Here they are ready for the oven

Now for the basting sauce.  Like I said, this is my dads old recipe.  You can tweak this however you like, but the taste brings me home so I wouldn’t change a thing.  In a small sauce pan, heat to simmer a stick of butter, and add parsley, worchestichire sauce, liquid smoke and kitchen bouquet, to taste.  You can also cut this a little with some water.  I did, and just adjusted those ingredients until I got the flavor and color like I wanted. 





And here is the sauce.  I keep the ducks in the oven for 30 minutes before basting, then I baste every 10-15 minutes.  The total cook time is usually right at an hour but I also go by color.  Also, when the bacon is nice and crispy it’s usually perfect.  






These were the tastiest ducks we’ve had in I can’t remember how long.  And the boudin, wow...just right!   Sorry I didn’t get a plated pic, but they are a little on the messy side, before I had a good part of the breast cut up, my plate was already destroyed.   So good!!


----------



## TNJAKE (Mar 29, 2020)

Very nice saint.
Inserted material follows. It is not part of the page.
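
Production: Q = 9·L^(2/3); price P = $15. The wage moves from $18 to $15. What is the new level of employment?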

I have a few teal breasts in the deep freeze. Probably gonna break them out soon


----------



## chilerelleno (Mar 29, 2020)

Hell Yeah and LIKE!


----------



## forktender (Mar 29, 2020)

Holy cow that looks awesome.
All of my ducks from this season got ripped off when our house was broken into, they stole all of my meat fish and fowl. They got away with two plus  possession limits wink, wink of Mallard and Sprig,  pissed is an under statement.

Your birds were nice and clean, nice work on the head shooting.


----------



## indaswamp (Mar 30, 2020)

Very Nice 73saints!!! Like!


----------



## 73saint (Mar 30, 2020)

TNJAKE said:


> Very nice saint. I have a few teal breasts in the deep freeze. Probably gonna break them out soon


Thanks TN. I had some breasts that I wanted to make duck pastrami with, but the skin was off. 


chilerelleno said:


> Hell Yeah and LIKE!


Thanks Chile!


forktender said:


> Holy cow that looks awesome.
> All of my ducks from this season got ripped off when our house was broken into, they stole all of my meat fish and fowl. They got away with two plus  possession limits wink, wink of Mallard and Sprig,  pissed is an under statement.
> 
> Your birds were nice and clean, nice work on the head shooting.


Thanks fork tender!  Sorry to hear about the break-in.  That just stinks, man!  I hope they find out who did it. 


indaswamp said:


> Very Nice 73saints!!! Like!


Thanks Inda!


----------